Por isso, o Evangelho não é uma fala ou um mero aglomerado de acontecimentos. O Evangelho é uma vida. Uma vida que se espelha na vida de quem se assume cristão. Uma vida que reflete a eternidade das Palavras de vida eterna. E estas palavras leem-se no modo como amamos, na forma como gerimos o que Deus nos confiou, nas escolhas que fazemos. A nossa vida precisa ser esse evangelho vivo. Ou então não é evangelho nenhum. Peçamos a graça de nos deixarmos conduzir por estas palavras de eternidade e que elas se infiltrem no nosso quotidiano em cada dia que nos é dado viver.

Cumbíbio para Cumbiber 2024

Há um ano, juntamo-nos (quase todos!) para simplesmente estarmos uns com os outros, com tempo e com espaço, sem tarefas definidas, para aquilo que chamamos “Cumbíbio para Cumbiber”. Quem partilha vida connosco e já nos conhece bem, sabe que gostamos muito de arranjar nomes, digamos assim, pomposos para as nossas atividades várias e variadas. E este nome resulta da necessidade de nos encontrarmos, livres de atividades e responsabilidades, e com disponibilidade para o que mais importa – estarmos uns com os outros, por a conversa e o riso em dia. E houve tempo para cantar, lembrar, projetar, agradecer, rir, sonhar, ouvir.

Ficam aqui as memórias desse encontro de 2024, num resumo daquilo que somos e do que vivemos em comunidade. Este encontro passado que guardamos com especial carinho por tantos motivos, mas também por ter sido nesse dia que o André e a Andreia distribuíram os seus convites de casamento (e do batizado da Clarinha!). Quem sabe não se começou aqui uma tradição e amanhã haja uma nova surpresa…

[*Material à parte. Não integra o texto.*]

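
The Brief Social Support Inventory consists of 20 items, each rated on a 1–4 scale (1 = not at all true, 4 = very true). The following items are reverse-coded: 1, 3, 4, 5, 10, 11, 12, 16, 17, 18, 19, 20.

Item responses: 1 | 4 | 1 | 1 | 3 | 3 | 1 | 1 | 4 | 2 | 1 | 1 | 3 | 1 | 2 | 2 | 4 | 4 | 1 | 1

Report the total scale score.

Apply reverse scoring (on a 1–4 scale, reversed = 5 − raw):
  item 1: 5 − 1 = 4
  item 3: 5 − 1 = 4
  item 4: 5 − 1 = 4
  item 5: 5 − 3 = 2
  item 10: 5 − 2 = 3
  item 11: 5 − 1 = 4
  item 12: 5 − 1 = 4
  item 16: 5 − 2 = 3
  item 17: 5 − 4 = 1
  item 18: 5 − 4 = 1
  item 19: 5 − 1 = 4
  item 20: 5 − 1 = 4
After reverse-coding: 4, 4, 4, 4, 2, 3, 1, 1, 4, 3, 4, 4, 3, 1, 2, 3, 1, 1, 4, 4
Total = 4 + 4 + 4 + 4 + 2 + 3 + 1 + 1 + 4 + 3 + 4 + 4 + 3 + 1 + 2 + 3 + 1 + 1 + 4 + 4 = 57

57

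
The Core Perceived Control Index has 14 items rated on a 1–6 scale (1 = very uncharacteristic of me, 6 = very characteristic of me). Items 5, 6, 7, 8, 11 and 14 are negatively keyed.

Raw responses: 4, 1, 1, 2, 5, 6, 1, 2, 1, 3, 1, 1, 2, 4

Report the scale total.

38

Reversing items 5, 6, 7, 8, 11, and 14 with 7 − raw:
Total = 4 + 1 + 1 + 2 + (7−5) + (7−6) + (7−1) + (7−2) + 1 + 3 + (7−1) + 1 + 2 + (7−4)
      = 4 + 1 + 1 + 2 + 2 + 1 + 6 + 5 + 1 + 3 + 6 + 1 + 2 + 3 = 38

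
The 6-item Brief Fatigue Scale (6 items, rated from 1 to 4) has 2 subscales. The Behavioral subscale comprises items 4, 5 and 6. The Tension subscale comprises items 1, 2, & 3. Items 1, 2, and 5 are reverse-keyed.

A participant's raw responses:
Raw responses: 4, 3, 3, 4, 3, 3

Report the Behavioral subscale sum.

9

Behavioral items: 4, 5, 6.
Of these, item 5 is reverse-keyed; reverse-coded value = 5 − response.
  item 4: 4
  item 5: 5 − 3 = 2
  item 6: 3
Sum = 4 + 2 + 3 = 9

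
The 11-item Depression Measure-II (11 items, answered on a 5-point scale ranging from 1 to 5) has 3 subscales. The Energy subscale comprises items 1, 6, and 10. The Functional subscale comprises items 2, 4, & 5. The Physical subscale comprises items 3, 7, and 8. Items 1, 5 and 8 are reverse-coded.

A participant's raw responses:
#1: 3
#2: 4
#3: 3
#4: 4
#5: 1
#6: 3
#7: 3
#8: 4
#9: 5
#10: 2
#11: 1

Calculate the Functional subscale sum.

13

Functional items: 2, 4, 5.
Of these, item 5 is reverse-coded; on a 1–5 scale, reversed = 6 − raw.
  item 2: 4
  item 4: 4
  item 5: 6 − 1 = 5
Sum = 4 + 4 + 5 = 13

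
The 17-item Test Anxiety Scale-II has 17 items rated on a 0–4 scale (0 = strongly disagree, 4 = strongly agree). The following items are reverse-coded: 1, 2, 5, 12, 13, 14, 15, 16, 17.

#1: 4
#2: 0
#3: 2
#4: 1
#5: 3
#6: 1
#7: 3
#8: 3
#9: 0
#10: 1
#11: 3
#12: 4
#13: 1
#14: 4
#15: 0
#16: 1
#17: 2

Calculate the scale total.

31

Raw sum = 33. Reverse-coded items: 1, 2, 5, 12, 13, 14, 15, 16, 17; their raw sum = 19.
Each reversal replaces raw with 4 − raw, changing the total by 4 − 2·raw per item.
Total = 33 + 9·4 − 2·19 = 33 + 36 − 38 = 31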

Amanhã, estaremos novamente juntos para simplesmente estarmos juntos. Nesta irmandade que já perdura, para alguns, há mais de 30 anos! Nesta irmandade que persiste e atravessa os tempos e as circunstâncias porque há uma razão que nos acomuna e nos faz seguir nesta Estrada: Deus. Este Deus que se alimenta na nossa amizade com Ele através da amizade que vivemos uns com os outros. Esta irmandade que procura, mesmo nos momentos mais desafiantes, a alegria que vem de nos sentirmos amados por Ele através de cada um de nós. E é esta alegria que se fortaleça sempre que estamos juntos que nos faz ser portadores de alegria para todos os que caminham connosco.

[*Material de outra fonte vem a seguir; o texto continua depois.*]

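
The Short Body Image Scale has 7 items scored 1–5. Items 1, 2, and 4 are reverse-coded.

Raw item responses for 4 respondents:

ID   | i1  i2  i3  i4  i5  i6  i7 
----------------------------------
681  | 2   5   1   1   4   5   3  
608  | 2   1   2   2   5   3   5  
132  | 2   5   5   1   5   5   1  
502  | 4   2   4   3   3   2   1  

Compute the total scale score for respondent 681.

23

Respondent 681 raw: 2, 5, 1, 1, 4, 5, 3.
Reverse-coded (reversed = (1+5) − raw = 6 − raw):
  item 1: 6 − 2 = 4
  item 2: 6 − 5 = 1
  item 3: 1
  item 4: 6 − 1 = 5
  item 5: 4
  item 6: 5
  item 7: 3
Sum = 4 + 1 + 1 + 5 + 4 + 5 + 3 = 23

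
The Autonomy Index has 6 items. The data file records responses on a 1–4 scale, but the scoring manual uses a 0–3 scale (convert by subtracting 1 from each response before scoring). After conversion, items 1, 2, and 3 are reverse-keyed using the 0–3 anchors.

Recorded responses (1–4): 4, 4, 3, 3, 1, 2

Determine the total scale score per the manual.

4

Convert to 0–3: 3, 3, 2, 2, 0, 1
Reverse-coded (on a 0–3 scale, reversed = 3 − raw):
  item 1: 3 − 3 = 0
  item 2: 3 − 3 = 0
  item 3: 3 − 2 = 1
Scored: 0, 0, 1, 2, 0, 1
Total = 4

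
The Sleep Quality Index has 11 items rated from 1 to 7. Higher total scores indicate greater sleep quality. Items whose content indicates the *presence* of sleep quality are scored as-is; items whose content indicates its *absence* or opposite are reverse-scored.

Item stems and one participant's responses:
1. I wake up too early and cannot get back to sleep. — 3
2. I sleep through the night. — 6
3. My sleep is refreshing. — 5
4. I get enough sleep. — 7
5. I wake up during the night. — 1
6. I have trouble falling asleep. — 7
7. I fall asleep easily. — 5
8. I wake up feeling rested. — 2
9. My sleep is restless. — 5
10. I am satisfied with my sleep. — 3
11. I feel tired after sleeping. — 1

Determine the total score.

Items 1, 5, 6, 9, 11 describe the absence/opposite of sleep quality → reverse-score.
reverse-coded value = 8 − response.
  item 1: 8 − 3 = 5
  item 2: 6
  item 3: 5
  item 4: 7
  item 5: 8 − 1 = 7
  item 6: 8 − 7 = 1
  item 7: 5
  item 8: 2
  item 9: 8 − 5 = 3
  item 10: 3
  item 11: 8 − 1 = 7
Total = 5 + 6 + 5 + 7 + 7 + 1 + 5 + 2 + 3 + 3 + 7 = 51

51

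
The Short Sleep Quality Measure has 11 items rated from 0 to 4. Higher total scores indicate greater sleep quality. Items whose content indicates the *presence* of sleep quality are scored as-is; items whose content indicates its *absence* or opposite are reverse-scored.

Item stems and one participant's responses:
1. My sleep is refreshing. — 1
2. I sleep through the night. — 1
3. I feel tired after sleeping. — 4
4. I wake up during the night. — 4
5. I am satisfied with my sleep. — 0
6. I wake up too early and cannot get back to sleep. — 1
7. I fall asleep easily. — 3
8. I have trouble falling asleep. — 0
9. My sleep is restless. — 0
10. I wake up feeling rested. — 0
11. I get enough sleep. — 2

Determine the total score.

Items 3, 4, 6, 8, 9 describe the absence/opposite of sleep quality → reverse-score.
on a 0–4 scale, reversed = 4 − raw.
  item 1: 1
  item 2: 1
  item 3: 4 − 4 = 0
  item 4: 4 − 4 = 0
  item 5: 0
  item 6: 4 − 1 = 3
  item 7: 3
  item 8: 4 − 0 = 4
  item 9: 4 − 0 = 4
  item 10: 0
  item 11: 2
Total = 1 + 1 + 0 + 0 + 0 + 3 + 3 + 4 + 4 + 0 + 2 = 18

18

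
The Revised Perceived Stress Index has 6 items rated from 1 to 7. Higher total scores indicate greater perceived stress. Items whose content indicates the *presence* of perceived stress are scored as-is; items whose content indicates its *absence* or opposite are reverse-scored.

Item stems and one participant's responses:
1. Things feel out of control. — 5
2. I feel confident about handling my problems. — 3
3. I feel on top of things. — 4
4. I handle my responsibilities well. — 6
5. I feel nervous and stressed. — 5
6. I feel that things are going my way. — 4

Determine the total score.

25

Items 2, 3, 4, 6 describe the absence/opposite of perceived stress → reverse-score.
reversed = (1+7) − raw = 8 − raw.
  item 1: 5
  item 2: 8 − 3 = 5
  item 3: 8 − 4 = 4
  item 4: 8 − 6 = 2
  item 5: 5
  item 6: 8 − 4 = 4
Total = 5 + 5 + 4 + 2 + 5 + 4 = 25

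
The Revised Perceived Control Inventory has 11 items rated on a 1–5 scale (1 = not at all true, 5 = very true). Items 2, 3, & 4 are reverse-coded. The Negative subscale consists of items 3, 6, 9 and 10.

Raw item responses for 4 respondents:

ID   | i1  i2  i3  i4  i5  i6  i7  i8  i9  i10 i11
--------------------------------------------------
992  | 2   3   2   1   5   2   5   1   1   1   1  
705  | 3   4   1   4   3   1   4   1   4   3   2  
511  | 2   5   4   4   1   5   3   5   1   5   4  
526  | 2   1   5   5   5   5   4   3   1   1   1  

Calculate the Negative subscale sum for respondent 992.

8

Respondent 992 raw: 2, 3, 2, 1, 5, 2, 5, 1, 1, 1, 1.
Negative items: 3, 6, 9, 10.
Reverse-coded (on a 1–5 scale, reversed = 6 − raw):
  item 3: 6 − 2 = 4
  item 6: 2
  item 9: 1
  item 10: 1
Sum = 4 + 2 + 1 + 1 = 8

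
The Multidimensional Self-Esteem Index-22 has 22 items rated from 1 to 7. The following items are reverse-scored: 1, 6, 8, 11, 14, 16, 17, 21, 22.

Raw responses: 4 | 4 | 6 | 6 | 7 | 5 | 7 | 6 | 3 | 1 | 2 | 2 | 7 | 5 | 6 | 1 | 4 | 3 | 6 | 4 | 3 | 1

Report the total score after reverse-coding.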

Por tudo isto, amanhã, é dia de festa! Vamos!

Testemunhos 2024/2025

Enquanto estamos já a preparar o novo ano de formação, deixamos aqui registados os testemunhos da Joana, do Pedro, da Inês, do Douglas, do Caio e da Tânia, que fizeram connosco este percurso de educação e de partilha na fé. De outubro de 2024 a junho de 2025, às sextas-feiras, das 21h30 às 23h, na paróquia da Matriz (Póvoa de Varzim), estes jovens adultos fizeram parte de um grupo de treze elementos que foi fazendo o seu percurso na descoberta de um Deus que está sempre disponível para quem o quer acolher, construindo assim o início de uma fé adulta, pensada e experimentada, concreta, vivida em ações, participada no quotidiano e celebrada sempre em comunidade.

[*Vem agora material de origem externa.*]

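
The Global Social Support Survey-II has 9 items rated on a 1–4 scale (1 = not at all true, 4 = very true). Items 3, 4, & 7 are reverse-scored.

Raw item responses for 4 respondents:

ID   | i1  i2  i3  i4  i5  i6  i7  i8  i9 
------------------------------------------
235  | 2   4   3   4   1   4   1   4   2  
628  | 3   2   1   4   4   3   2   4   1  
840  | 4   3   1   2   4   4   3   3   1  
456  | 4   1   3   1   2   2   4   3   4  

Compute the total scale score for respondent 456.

23

Respondent 456 raw: 4, 1, 3, 1, 2, 2, 4, 3, 4.
Reverse-coded (reversed = (1+4) − raw = 5 − raw):
  item 1: 4
  item 2: 1
  item 3: 5 − 3 = 2
  item 4: 5 − 1 = 4
  item 5: 2
  item 6: 2
  item 7: 5 − 4 = 1
  item 8: 3
  item 9: 4
Sum = 4 + 1 + 2 + 4 + 2 + 2 + 1 + 3 + 4 = 23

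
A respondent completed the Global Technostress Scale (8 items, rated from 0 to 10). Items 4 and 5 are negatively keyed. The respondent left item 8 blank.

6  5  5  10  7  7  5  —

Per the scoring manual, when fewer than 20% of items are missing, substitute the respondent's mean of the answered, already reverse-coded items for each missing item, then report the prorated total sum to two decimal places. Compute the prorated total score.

35.43

Reverse-coded (on a 0–10 scale, reversed = 10 − raw):
  item 4: 10 − 10 = 0
  item 5: 10 − 7 = 3
Completed scored items (7 of 8): 6, 5, 5, 0, 3, 7, 5; sum = 31.
Person mean = 31 / 7 ≈ 4.4286
Prorated total = (31 / 7) × 8 = 35.43 (to 2 dp)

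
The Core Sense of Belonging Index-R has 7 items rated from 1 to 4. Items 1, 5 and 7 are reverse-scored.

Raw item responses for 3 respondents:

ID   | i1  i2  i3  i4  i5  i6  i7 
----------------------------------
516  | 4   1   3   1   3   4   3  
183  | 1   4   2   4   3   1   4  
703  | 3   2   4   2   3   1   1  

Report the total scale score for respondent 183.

Respondent 183 raw: 1, 4, 2, 4, 3, 1, 4.
Reverse-coded (reverse-coded value = 5 − response):
  item 1: 5 − 1 = 4
  item 2: 4
  item 3: 2
  item 4: 4
  item 5: 5 − 3 = 2
  item 6: 1
  item 7: 5 − 4 = 1
Sum = 4 + 4 + 2 + 4 + 2 + 1 + 1 = 18

18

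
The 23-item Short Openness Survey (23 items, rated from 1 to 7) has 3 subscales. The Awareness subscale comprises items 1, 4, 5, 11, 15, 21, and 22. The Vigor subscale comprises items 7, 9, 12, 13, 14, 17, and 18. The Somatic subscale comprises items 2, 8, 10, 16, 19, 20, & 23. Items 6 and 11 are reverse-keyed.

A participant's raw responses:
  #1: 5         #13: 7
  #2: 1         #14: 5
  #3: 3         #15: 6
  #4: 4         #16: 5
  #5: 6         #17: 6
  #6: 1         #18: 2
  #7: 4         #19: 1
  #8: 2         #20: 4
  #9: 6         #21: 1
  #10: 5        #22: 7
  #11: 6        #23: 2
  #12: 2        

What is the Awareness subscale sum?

31

Awareness items: 1, 4, 5, 11, 15, 21, 22.
Of these, item 11 is reverse-keyed; reversed = (1+7) − raw = 8 − raw.
  item 1: 5
  item 4: 4
  item 5: 6
  item 11: 8 − 6 = 2
  item 15: 6
  item 21: 1
  item 22: 7
Sum = 5 + 4 + 6 + 2 + 6 + 1 + 7 = 31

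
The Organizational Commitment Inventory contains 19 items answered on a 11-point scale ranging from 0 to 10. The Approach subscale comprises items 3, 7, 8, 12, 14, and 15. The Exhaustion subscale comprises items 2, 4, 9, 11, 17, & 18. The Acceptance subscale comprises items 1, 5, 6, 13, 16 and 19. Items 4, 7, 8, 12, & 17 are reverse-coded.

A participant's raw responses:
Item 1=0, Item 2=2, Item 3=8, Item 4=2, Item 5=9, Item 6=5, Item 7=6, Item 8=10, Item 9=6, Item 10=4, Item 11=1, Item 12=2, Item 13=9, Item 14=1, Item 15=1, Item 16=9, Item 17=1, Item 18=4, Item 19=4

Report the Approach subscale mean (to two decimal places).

3.67

Approach items: 3, 7, 8, 12, 14, 15.
Of these, items 7, 8 and 12 are reverse-coded; on a 0–10 scale, reversed = 10 − raw.
  item 3: 8
  item 7: 10 − 6 = 4
  item 8: 10 − 10 = 0
  item 12: 10 − 2 = 8
  item 14: 1
  item 15: 1
Sum = 8 + 4 + 0 + 8 + 1 + 1 = 22
Mean = 22 / 6 = 3.67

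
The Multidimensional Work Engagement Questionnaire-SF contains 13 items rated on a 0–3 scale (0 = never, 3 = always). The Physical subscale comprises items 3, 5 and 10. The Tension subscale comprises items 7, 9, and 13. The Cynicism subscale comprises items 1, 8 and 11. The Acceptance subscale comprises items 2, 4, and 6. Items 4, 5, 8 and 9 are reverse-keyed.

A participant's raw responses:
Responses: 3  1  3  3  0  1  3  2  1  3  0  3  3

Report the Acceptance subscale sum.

2

Acceptance items: 2, 4, 6.
Of these, item 4 is reverse-keyed; reversed = (0+3) − raw = 3 − raw.
  item 2: 1
  item 4: 3 − 3 = 0
  item 6: 1
Sum = 1 + 0 + 1 = 2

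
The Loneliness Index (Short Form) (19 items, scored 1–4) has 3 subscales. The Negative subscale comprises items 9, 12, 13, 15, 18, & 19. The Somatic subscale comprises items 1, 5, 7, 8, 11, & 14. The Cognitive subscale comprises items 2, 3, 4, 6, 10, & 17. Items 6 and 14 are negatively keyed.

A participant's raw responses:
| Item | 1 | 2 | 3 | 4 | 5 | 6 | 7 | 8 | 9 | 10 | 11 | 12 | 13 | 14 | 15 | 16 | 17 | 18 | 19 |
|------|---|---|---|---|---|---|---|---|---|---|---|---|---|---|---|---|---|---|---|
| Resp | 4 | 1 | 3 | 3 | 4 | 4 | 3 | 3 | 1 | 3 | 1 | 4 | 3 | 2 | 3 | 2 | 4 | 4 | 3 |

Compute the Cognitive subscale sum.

Cognitive items: 2, 3, 4, 6, 10, 17.
Of these, item 6 is negatively keyed; reversed = (1+4) − raw = 5 − raw.
  item 2: 1
  item 3: 3
  item 4: 3
  item 6: 5 − 4 = 1
  item 10: 3
  item 17: 4
Sum = 1 + 3 + 3 + 1 + 3 + 4 = 15

15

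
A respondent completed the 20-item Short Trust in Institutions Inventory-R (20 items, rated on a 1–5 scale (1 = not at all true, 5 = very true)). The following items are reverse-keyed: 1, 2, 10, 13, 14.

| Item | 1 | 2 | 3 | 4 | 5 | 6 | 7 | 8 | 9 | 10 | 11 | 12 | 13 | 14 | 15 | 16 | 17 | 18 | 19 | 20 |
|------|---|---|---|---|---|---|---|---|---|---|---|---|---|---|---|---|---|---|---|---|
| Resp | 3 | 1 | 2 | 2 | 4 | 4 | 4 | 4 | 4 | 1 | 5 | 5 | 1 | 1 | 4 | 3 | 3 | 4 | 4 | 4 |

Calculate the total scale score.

Reverse-keyed items use 6 − raw:
  item 1: 6 − 3 = 3
  item 2: 6 − 1 = 5
  item 10: 6 − 1 = 5
  item 13: 6 − 1 = 5
  item 14: 6 − 1 = 5
Scored responses: 3, 5, 2, 2, 4, 4, 4, 4, 4, 5, 5, 5, 5, 5, 4, 3, 3, 4, 4, 4
Total = 3 + 5 + 2 + 2 + 4 + 4 + 4 + 4 + 4 + 5 + 5 + 5 + 5 + 5 + 4 + 3 + 3 + 4 + 4 + 4 = 79

79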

Com estes testemunhos verdadeiros e genuínos, queremos partilhar convosco a alegria que é para nós, Comunidade Estrada Clara, sabermos que este desejo de Deus tão próprio do ser humano está e continua presente em quem O procura e nós, Comunidade, somos infinitamente mais felizes por podermos proporcionar este tempo e este espaço de partilha, de descoberta e de interiorização. 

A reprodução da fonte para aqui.